Meu coração parou como quando eu vi a cauda de Coral. A cauda dele era tão negra quanto a dela, mas ele não tinha uma feição raivosa e enojada como a dela, mas mesmo assim me assustei.

– Tudo bem, Leo – Disse Alma – Ele não é mal como Coral. Foi por isso que trouxe você aqui. Quero que saiba que existem outros Caudas Pretas por aí além de Coral, e que nem todos eles são frios como ela.

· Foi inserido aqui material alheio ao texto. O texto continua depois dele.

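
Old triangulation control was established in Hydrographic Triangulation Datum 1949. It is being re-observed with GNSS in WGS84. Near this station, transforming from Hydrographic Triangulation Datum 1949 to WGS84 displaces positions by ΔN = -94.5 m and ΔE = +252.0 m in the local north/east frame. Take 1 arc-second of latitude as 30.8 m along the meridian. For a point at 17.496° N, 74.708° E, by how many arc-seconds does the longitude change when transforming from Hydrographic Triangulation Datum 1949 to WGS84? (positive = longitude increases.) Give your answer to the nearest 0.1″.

At latitude 17.496°, cos φ = 0.953738.
1″ of longitude at this latitude = 30.80 × cos φ = 29.3751 m, so Δλ = 252.0 / 29.3751 = 8.579″.

Δλ = 8.6″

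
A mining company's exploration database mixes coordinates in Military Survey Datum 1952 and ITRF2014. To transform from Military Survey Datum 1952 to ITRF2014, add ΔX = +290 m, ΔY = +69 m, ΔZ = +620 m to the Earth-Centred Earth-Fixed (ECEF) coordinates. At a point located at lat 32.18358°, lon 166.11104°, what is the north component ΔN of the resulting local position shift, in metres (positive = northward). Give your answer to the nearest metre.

At φ = 32.18358°, λ = 166.11104°: sin φ = 0.532634, cos φ = 0.846346, sin λ = 0.240041, cos λ = -0.970763.
ΔN = −sin φ cos λ·ΔX − sin φ sin λ·ΔY + cos φ·ΔZ = −(0.532634)(-0.970763)(290) − (0.532634)(0.240041)(69) + (0.846346)(620) = 665.86 m.

ΔN = 666 m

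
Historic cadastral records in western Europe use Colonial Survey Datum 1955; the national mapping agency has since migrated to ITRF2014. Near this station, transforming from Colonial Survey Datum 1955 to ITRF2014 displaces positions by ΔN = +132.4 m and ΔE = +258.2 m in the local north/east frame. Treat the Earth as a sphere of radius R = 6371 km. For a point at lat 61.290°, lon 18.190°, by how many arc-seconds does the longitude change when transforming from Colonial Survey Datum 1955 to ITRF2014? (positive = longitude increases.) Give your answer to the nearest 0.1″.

Δλ = 17.4″

At latitude 61.290°, cos φ = 0.480377.
One radian of longitude at latitude φ spans R cos φ, so Δλ = ΔE / (R cos φ) = 258.2 / (6371000 × 0.480377) = 8.4366e-05 rad = 17.402″.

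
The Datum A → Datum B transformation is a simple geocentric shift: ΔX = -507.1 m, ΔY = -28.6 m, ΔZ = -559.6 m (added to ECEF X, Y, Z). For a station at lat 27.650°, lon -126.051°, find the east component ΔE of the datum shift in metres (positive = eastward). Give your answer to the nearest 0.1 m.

ΔE = -393.2 m

The local east axis at (φ, λ) is (−sin λ, cos λ, 0), so ΔE = −sin(-126.051°)·(-507.1) + cos(-126.051°)·(-28.6) = -393.16 m.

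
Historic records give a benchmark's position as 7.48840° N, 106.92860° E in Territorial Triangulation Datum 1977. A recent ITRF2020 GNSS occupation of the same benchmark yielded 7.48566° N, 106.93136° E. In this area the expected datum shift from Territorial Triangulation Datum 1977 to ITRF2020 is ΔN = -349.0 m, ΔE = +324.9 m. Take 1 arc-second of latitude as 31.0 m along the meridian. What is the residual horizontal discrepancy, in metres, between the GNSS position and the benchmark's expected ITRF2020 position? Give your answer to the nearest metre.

47 m

Observed coordinate differences: Δφ = -0.00274°, Δλ = +0.00276°.
Converting to metres (1° lat = 111600 m, cos φ = 0.991471): observed ΔN = -305.8 m, observed ΔE = 305.4 m.
Subtracting the expected shift leaves a residual of -305.8 − (-349.0) = 43.2 m north and 305.4 − (324.9) = -19.5 m east.
Residual distance = √(43.2² + (-19.5)²) = 47.4 m.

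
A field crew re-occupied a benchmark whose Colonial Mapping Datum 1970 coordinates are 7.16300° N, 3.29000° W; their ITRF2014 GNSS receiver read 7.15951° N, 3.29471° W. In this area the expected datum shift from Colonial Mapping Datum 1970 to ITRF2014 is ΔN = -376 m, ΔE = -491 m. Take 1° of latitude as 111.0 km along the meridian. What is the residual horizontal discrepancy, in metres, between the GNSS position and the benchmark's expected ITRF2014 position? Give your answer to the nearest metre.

Observed coordinate differences: Δφ = -0.00349°, Δλ = -0.00471°.
Converting to metres (1° lat = 111000 m, cos φ = 0.992195): observed ΔN = -387.4 m, observed ΔE = -518.7 m.
Subtracting the expected shift leaves a residual of -387.4 − (-376) = -11.4 m north and -518.7 − (-491) = -27.7 m east.
Residual distance = √((-11.4)² + (-27.7)²) = 30.0 m.

30 m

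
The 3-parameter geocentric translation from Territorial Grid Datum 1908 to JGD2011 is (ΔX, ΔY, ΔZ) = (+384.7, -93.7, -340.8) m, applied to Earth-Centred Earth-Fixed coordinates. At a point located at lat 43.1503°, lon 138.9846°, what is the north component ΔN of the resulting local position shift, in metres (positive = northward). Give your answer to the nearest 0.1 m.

ΔN = -8.1 m

The local north axis is (−sin φ cos λ, −sin φ sin λ, cos φ), giving ΔN = 198.519 + 42.055 − 248.635 = -8.06 m.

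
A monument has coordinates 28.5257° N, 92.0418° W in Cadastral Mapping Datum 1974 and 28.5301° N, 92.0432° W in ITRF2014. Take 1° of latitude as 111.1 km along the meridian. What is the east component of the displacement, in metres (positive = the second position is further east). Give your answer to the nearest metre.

ΔE = -137 m

Δφ = 28.5301° − 28.5257° = +0.0044°; Δλ = -92.0432° − -92.0418° = -0.0014°.
ΔN = Δφ × 111100 = 488.8 m; ΔE = Δλ × 111100 × cos(28.5257°) = -0.0014 × 111100 × 0.878603 = -136.7 m.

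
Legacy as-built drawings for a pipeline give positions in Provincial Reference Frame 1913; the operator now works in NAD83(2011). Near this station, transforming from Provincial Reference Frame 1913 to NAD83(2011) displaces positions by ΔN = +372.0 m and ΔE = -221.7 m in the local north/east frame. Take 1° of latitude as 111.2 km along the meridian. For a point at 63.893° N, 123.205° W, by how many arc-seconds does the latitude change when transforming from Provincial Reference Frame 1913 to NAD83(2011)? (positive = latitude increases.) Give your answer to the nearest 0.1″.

1° of latitude = 111.2 km, so Δφ = 372.0 / 111200 = 0.0033453° = 12.043″.

Δφ = 12.0″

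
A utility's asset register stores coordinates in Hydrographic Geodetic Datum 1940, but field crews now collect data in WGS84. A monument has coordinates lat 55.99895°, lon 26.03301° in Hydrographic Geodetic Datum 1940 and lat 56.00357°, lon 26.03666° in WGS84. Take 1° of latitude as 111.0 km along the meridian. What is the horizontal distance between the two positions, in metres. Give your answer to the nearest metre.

Δφ = 56.00357° − 55.99895° = +0.00462°; Δλ = 26.03666° − 26.03301° = +0.00365°.
ΔN = Δφ × 111000 = 512.8 m; ΔE = Δλ × 111000 × cos(55.99895°) = +0.00365 × 111000 × 0.559208 = 226.6 m.
Distance = √(ΔE² + ΔN²) = √(226.6² + 512.8²) = 560.6 m.

561 m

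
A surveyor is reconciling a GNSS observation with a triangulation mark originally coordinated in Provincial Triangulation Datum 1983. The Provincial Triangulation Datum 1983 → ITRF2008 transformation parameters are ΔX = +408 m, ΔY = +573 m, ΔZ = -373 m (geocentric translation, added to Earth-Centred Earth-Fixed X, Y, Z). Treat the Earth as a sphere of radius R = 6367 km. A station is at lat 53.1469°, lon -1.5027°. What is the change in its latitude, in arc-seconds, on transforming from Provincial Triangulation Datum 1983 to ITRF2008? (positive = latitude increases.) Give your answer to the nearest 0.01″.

Δφ = -17.43″

sin φ = 0.800176, cos φ = 0.599765, sin λ = -0.026224, cos λ = 0.999656.
North component: ΔN = −sin φ cos λ·ΔX − sin φ sin λ·ΔY + cos φ·ΔZ = −(0.800176)(0.999656)(408) − (0.800176)(-0.026224)(573) + (0.599765)(-373) = -538.05 m.
1° of latitude spans πR/180 = 111125 m, so Δφ = -538.05 / 111125 × 3600 = -17.431″.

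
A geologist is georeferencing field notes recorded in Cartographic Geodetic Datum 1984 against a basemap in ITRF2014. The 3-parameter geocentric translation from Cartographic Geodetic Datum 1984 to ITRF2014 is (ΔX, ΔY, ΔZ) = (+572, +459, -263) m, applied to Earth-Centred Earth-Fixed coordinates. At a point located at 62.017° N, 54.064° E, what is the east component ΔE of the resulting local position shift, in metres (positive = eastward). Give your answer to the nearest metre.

The local east axis at (φ, λ) is (−sin λ, cos λ, 0), so ΔE = −sin(54.064°)·572 + cos(54.064°)·459 = -193.75 m.

ΔE = -194 m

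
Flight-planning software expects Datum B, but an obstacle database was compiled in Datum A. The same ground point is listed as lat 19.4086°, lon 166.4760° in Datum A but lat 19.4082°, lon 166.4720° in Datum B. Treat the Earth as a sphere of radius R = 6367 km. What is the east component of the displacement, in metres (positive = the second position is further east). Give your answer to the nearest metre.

Δφ = 19.4082° − 19.4086° = -0.0004°; Δλ = 166.4720° − 166.4760° = -0.0040°.
1° along a meridian = πR/180 = 111125 m.
ΔN = Δφ × 111125 = -44.5 m; ΔE = Δλ × 111125 × cos(19.4086°) = -0.0040 × 111125 × 0.943173 = -419.2 m.

ΔE = -419 m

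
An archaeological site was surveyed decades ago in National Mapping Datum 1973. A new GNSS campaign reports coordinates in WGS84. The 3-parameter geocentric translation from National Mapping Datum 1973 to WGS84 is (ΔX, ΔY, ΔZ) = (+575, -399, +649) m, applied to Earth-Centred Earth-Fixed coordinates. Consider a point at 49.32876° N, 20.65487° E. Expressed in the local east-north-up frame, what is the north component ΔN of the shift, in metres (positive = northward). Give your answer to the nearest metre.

The local north axis is (−sin φ cos λ, −sin φ sin λ, cos φ), giving ΔN = -408.083 + 106.748 + 422.965 = 121.63 m.

ΔN = 122 m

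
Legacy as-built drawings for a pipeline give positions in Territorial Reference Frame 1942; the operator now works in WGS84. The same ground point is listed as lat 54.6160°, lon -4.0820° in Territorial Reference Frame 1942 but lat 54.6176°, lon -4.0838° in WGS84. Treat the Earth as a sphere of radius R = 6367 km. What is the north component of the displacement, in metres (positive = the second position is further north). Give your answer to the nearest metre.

Δφ = 54.6176° − 54.6160° = +0.0016°; Δλ = -4.0838° − -4.0820° = -0.0018°.
1° along a meridian = πR/180 = 111125 m.
ΔN = Δφ × 111125 = 177.8 m; ΔE = Δλ × 111125 × cos(54.6160°) = -0.0018 × 111125 × 0.579054 = -115.8 m.

ΔN = 178 m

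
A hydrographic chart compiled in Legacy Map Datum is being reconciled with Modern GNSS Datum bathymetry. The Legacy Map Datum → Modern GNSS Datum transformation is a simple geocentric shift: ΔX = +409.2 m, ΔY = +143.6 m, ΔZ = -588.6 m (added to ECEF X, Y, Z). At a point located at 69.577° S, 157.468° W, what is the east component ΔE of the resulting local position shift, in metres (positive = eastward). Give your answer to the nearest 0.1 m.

ΔE = 24.2 m

The local east axis at (φ, λ) is (−sin λ, cos λ, 0), so ΔE = −sin(-157.468°)·409.2 + cos(-157.468°)·143.6 = 24.17 m.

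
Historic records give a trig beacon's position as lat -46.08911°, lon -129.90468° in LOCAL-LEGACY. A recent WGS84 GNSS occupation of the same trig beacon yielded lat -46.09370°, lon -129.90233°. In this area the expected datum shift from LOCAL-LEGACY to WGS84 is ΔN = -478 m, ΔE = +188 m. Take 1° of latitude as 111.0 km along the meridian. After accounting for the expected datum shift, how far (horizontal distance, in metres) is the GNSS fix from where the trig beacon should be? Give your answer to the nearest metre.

32 m

Observed coordinate differences: Δφ = -0.00459°, Δλ = +0.00235°.
Converting to metres (1° lat = 111000 m, cos φ = 0.693539): observed ΔN = -509.5 m, observed ΔE = 180.9 m.
Subtracting the expected shift leaves a residual of -509.5 − (-478) = -31.5 m north and 180.9 − (188) = -7.1 m east.
Residual distance = √((-31.5)² + (-7.1)²) = 32.3 m.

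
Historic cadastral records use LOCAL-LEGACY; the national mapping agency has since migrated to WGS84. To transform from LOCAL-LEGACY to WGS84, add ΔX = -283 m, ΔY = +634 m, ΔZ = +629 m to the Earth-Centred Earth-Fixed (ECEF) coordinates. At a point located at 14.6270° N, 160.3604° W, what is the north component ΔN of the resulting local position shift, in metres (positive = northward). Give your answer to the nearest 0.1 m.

ΔN = 595.1 m

The local north axis is (−sin φ cos λ, −sin φ sin λ, cos φ), giving ΔN = -67.307 + 53.810 + 608.614 = 595.12 m.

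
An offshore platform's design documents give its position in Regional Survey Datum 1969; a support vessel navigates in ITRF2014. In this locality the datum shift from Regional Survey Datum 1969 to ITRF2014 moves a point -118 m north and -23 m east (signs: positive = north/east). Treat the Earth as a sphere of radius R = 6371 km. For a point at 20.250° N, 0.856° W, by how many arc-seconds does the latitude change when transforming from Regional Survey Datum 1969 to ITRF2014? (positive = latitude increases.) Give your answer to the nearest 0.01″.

Δφ = -3.82″

On a sphere of radius R, 1 rad of latitude = R, so Δφ = ΔN / R = -118.0 / 6371000 = -1.8521e-05 rad = -3.820″.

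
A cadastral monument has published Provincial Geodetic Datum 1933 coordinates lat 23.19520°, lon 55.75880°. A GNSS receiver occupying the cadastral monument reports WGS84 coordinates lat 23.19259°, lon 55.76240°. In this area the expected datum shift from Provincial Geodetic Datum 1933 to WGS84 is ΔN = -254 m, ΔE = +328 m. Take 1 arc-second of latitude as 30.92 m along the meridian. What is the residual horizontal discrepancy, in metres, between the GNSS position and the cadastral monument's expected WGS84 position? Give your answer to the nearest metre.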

– Alma está certa, Leo – Ivy tinha o cabelo loiro claro, e uma feição de esperta, porém divertida – Stut é um bom garoto, pois se não fosse, muitos amigos meus sereianos diriam para ficar longe dele.

– Mas muito dizem isso mesmo – Stut disse. – Brincadeira, Leo. Bom, prazer, e por favor, desculpe pelo susto, você é nova...

– Eu que peço desculpas – Falei. Estava com a cara no chão de vergonha, mas acho que eles entendem. – Prazer.

– Stut – Disse Alma – Que tal contar para Leo como conseguiu essa proeza?

– É claro, Alminha – Disse Stut, rindo. – Bom, vou começar pela parte em que eu era novo aqui, acho que eu e Bob havíamos chegado fazia um mês, então ainda estávamos nos adaptando. Fomos dar uma volta perto da fonte de Poseidon e de Tritão, e chegando lá, vi aquele monte de ouro jogado lá e fiquei maluco. Ainda estava com a cabeça na vida humana, então não sabia ainda que dinheiro aqui não importava.

“Peguei e coloquei entre minhas vestes o tanto que conseguia, e quando Bob viu, ele mandou eu devolver tudo, mas nunca fui fácil também, e não dei ouvidos para ele quando ele falou: “Hudgen disse que roubar qualquer coisa é crime, e que tem uma penalidade séria, e roubar ainda mais da fonte do nosso pai, é pior ainda”. Eu ri da cara dele e respondi: “Você acha que Poseidon vai fazer alguma coisa por isso? São só algumas moedas de ouro, e o que ele poderá comprar? Uma lancha para sair com as sereias gatinhas?”. E depois dessas palavras, Tritão apareceu na minha frente, e me mandou devolver todo o ouro, pensei que fosse só isso, mas depois fui levado até a sala dele, e quando cheguei lá, vi Poseidon na minha frente, e depois disso apenas lembro de ouvir o que ele disse: “Eu amo cada filho meu, mas como um pai direito, devo puni-lo como todos os outros. Sou seu pai e Deus dos Mares, oferendas são dadas a mim, e não é a primeira vez que você rouba aqui no Oceano, mas não vou deixar que traga a criminalização para cá.”

“Depois que acordei na nossa casa, minha cauda estava preta, e eu sabia que fora punido pelo meu pai, mas diferente do que pensei, eu não estava com raiva dele, apenas sabia agora o que era certo. Se essa é minha casa, porque roubar do próprio bolso? Então depois daí eu só comecei a roubar Ivy, cada dia mais eu me apaixonava por ela e ela me trazia para o eixo novamente. Ela adorava quando eu roubava seu coração.”

Tudo aquilo havia me arrepiado, e eu sabia que Poseidon era digno para fazer isso. Ele agiu como um pai deveria agir, e Stut estava certo em não ficar raivoso.

Ivy e ele se beijaram e Alma sorriu e me olhou.

– Qual o problema, Leo?

Eu devia estar com uma cara de pensativa, pois comecei a querer encaixar cada peça no seu lugar. Tentei pensar em Coral com toda aquela determinação maldosa nos olhos. Ela com certeza não deveria ter aprendido a lição como Stut, e eu sabia que ela não achava que aquilo era o fim.

– E tem como reverter essa... maldição? – Perguntei, apontando para a cauda, e pedindo aos mares para não ter parecido grosseiro.

– Claro que tem – Stut sorriu – Mas só pode ser revertido se você matar quem te amaldiçoou, ou matar quem fez você ser amaldiçoado. No meu caso não existia essa pessoa, e o único jeito de voltar ao normal era matando Poseidon, ou seja, eu adoro minha cauda preta.

Parei para pensar quem havia feito aquilo com Coral. Quem amaldiçoou-a foi Poseidon, mas quem foi o responsável por ela cometer seu delito?

Estremeci ao pensar quem poderia ser, não desejo que essa pessoa seja alguém que eu conheça, pois Coral é uma pessoa com sangue nos olhos.